By Giuseppe Fonte
ROME (Reuters) -Italy plans to garner around 4 billion euros ($4.66 billion) next year from its banks and insurers through a package of measures contained in the government’s 2026 budget, Economy Minister Giancarlo Giorgetti said on Wednesday.
The revenue will help fund expansionary tax cuts and spending hikes worth 18.7 billion euros in 2026 and a similar amount in each of the following two years, with the government focusing on supporting middle-income earners and investments by industrial firms.
Addressing lawmakers, Giorgetti said banks and insurers should contribute to state finances. The government’s fiscal consolidation efforts had led to lower interest rates on Italy’s debt and also helped financial firms to obtain better funding conditions on the market, he said.
“The banking and insurance sector in these three years has strongly benefited from the positive effects of government action,” the minister said.
Italy targets Rome’s budget deficit to fall to 2.8% of national output in 2026 from an estimated 3% this year.

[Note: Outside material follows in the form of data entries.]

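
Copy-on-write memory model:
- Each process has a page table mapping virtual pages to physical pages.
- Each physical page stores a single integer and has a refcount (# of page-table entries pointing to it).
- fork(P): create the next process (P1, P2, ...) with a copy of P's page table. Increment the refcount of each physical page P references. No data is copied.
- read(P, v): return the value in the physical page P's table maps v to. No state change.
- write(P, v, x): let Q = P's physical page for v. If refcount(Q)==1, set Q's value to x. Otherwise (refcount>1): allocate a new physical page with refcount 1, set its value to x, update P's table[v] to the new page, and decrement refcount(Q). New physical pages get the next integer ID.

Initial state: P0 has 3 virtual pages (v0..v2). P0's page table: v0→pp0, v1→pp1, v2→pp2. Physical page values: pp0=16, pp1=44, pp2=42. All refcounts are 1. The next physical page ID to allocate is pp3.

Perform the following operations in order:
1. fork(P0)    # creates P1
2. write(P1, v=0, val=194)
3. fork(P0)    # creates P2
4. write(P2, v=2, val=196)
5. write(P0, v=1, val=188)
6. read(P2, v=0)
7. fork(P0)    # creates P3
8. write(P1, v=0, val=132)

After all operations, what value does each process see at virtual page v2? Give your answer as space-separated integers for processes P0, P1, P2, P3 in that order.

Answer: 42 42 196 42

Derivation:
Op 1: fork(P0) -> P1. 3 ppages; refcounts: pp0:2 pp1:2 pp2:2
Op 2: write(P1, v0, 194). refcount(pp0)=2>1 -> COPY to pp3. 4 ppages; refcounts: pp0:1 pp1:2 pp2:2 pp3:1
Op 3: fork(P0) -> P2. 4 ppages; refcounts: pp0:2 pp1:3 pp2:3 pp3:1
Op 4: write(P2, v2, 196). refcount(pp2)=3>1 -> COPY to pp4. 5 ppages; refcounts: pp0:2 pp1:3 pp2:2 pp3:1 pp4:1
Op 5: write(P0, v1, 188). refcount(pp1)=3>1 -> COPY to pp5. 6 ppages; refcounts: pp0:2 pp1:2 pp2:2 pp3:1 pp4:1 pp5:1
Op 6: read(P2, v0) -> 16. No state change.
Op 7: fork(P0) -> P3. 6 ppages; refcounts: pp0:3 pp1:2 pp2:3 pp3:1 pp4:1 pp5:2
Op 8: write(P1, v0, 132). refcount(pp3)=1 -> write in place. 6 ppages; refcounts: pp0:3 pp1:2 pp2:3 pp3:1 pp4:1 pp5:2
P0: v2 -> pp2 = 42
P1: v2 -> pp2 = 42
P2: v2 -> pp4 = 196
P3: v2 -> pp2 = 42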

The government will oblige banks to spread over five years provisions on loan losses which get deducted from income, while hiking by two percentage points the IRAP corporate tax weighing on domestic lenders and insurers, the budget document shows.
A measure allowing banks to unlock reserves built up last year under an escape clause from a 2023 windfall tax is expected to garner 1.65 billion euros next year.

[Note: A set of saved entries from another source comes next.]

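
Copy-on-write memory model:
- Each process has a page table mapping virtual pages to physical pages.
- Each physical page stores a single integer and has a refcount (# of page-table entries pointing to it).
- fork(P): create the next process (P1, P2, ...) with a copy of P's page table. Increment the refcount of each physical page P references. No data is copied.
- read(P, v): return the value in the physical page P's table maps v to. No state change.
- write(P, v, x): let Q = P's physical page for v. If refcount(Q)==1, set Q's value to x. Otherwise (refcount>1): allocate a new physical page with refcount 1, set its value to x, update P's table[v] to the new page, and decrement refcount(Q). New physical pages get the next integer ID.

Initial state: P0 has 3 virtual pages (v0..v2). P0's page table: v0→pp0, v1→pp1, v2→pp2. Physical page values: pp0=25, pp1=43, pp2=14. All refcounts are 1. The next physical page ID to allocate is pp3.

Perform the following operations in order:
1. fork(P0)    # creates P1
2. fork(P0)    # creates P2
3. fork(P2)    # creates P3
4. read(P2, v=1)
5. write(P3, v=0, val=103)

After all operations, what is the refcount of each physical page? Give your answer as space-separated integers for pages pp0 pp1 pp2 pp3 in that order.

Op 1: fork(P0) -> P1. 3 ppages; refcounts: pp0:2 pp1:2 pp2:2
Op 2: fork(P0) -> P2. 3 ppages; refcounts: pp0:3 pp1:3 pp2:3
Op 3: fork(P2) -> P3. 3 ppages; refcounts: pp0:4 pp1:4 pp2:4
Op 4: read(P2, v1) -> 43. No state change.
Op 5: write(P3, v0, 103). refcount(pp0)=4>1 -> COPY to pp3. 4 ppages; refcounts: pp0:3 pp1:4 pp2:4 pp3:1

Answer: 3 4 4 1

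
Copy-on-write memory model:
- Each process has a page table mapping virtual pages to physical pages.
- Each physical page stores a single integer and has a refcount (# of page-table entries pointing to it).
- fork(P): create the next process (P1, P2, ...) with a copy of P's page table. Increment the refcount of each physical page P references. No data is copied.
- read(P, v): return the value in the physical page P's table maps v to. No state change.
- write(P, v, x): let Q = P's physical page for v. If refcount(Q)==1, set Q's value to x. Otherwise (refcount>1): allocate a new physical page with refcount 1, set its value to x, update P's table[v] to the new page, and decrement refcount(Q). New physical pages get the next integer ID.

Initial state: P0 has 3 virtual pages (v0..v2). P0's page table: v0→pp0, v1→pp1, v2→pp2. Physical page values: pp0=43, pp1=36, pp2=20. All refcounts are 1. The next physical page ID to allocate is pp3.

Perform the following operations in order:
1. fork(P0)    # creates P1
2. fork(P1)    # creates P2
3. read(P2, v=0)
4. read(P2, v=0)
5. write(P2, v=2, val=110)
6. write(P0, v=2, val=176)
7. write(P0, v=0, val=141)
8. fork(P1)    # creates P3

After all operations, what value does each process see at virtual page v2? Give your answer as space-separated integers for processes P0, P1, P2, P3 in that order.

Op 1: fork(P0) -> P1. 3 ppages; refcounts: pp0:2 pp1:2 pp2:2
Op 2: fork(P1) -> P2. 3 ppages; refcounts: pp0:3 pp1:3 pp2:3
Op 3: read(P2, v0) -> 43. No state change.
Op 4: read(P2, v0) -> 43. No state change.
Op 5: write(P2, v2, 110). refcount(pp2)=3>1 -> COPY to pp3. 4 ppages; refcounts: pp0:3 pp1:3 pp2:2 pp3:1
Op 6: write(P0, v2, 176). refcount(pp2)=2>1 -> COPY to pp4. 5 ppages; refcounts: pp0:3 pp1:3 pp2:1 pp3:1 pp4:1
Op 7: write(P0, v0, 141). refcount(pp0)=3>1 -> COPY to pp5. 6 ppages; refcounts: pp0:2 pp1:3 pp2:1 pp3:1 pp4:1 pp5:1
Op 8: fork(P1) -> P3. 6 ppages; refcounts: pp0:3 pp1:4 pp2:2 pp3:1 pp4:1 pp5:1
P0: v2 -> pp4 = 176
P1: v2 -> pp2 = 20
P2: v2 -> pp3 = 110
P3: v2 -> pp2 = 20

Answer: 176 20 110 20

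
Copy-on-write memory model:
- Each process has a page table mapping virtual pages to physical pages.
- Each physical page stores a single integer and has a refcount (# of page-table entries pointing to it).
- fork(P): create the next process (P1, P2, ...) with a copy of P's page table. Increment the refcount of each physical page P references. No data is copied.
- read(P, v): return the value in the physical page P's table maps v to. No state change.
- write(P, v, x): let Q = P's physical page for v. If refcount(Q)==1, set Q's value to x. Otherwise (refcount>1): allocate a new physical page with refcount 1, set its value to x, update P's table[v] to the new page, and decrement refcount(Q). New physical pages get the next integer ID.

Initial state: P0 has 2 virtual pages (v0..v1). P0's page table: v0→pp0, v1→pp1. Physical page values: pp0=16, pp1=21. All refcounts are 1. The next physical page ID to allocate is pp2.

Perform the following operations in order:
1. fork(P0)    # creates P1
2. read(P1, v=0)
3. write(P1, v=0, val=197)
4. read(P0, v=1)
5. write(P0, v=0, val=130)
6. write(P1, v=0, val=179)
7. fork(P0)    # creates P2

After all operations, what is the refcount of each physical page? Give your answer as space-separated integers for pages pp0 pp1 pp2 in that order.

Op 1: fork(P0) -> P1. 2 ppages; refcounts: pp0:2 pp1:2
Op 2: read(P1, v0) -> 16. No state change.
Op 3: write(P1, v0, 197). refcount(pp0)=2>1 -> COPY to pp2. 3 ppages; refcounts: pp0:1 pp1:2 pp2:1
Op 4: read(P0, v1) -> 21. No state change.
Op 5: write(P0, v0, 130). refcount(pp0)=1 -> write in place. 3 ppages; refcounts: pp0:1 pp1:2 pp2:1
Op 6: write(P1, v0, 179). refcount(pp2)=1 -> write in place. 3 ppages; refcounts: pp0:1 pp1:2 pp2:1
Op 7: fork(P0) -> P2. 3 ppages; refcounts: pp0:2 pp1:3 pp2:1

Answer: 2 3 1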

Critics have accused the government of sending conflicting signals, first blaming the banks for huge profits passed on to shareholders, and then encouraging them to pay out even more dividends.
The overall package of measures affecting the financial sector, which also includes curbs on the way banks use interest expense to lower their tax bills, is worth more than 11 billion euros through 2028, according to the Draft Budgetary Plan sent to the European Commission for approval early this month.
A further measure limiting the application of an existing tax break to dividends collected from shareholdings of more than 10%, will apply to financial and non-financial firms, yielding almost 3 billion through 2028.
The budget also includes a large scale tax amnesty which allows people who have not honoured their tax bills up to 2023 to settle the dispute with the state revenue agency without sanctions or interest.
Rome expects this move to yield 9 billion euros through 2035.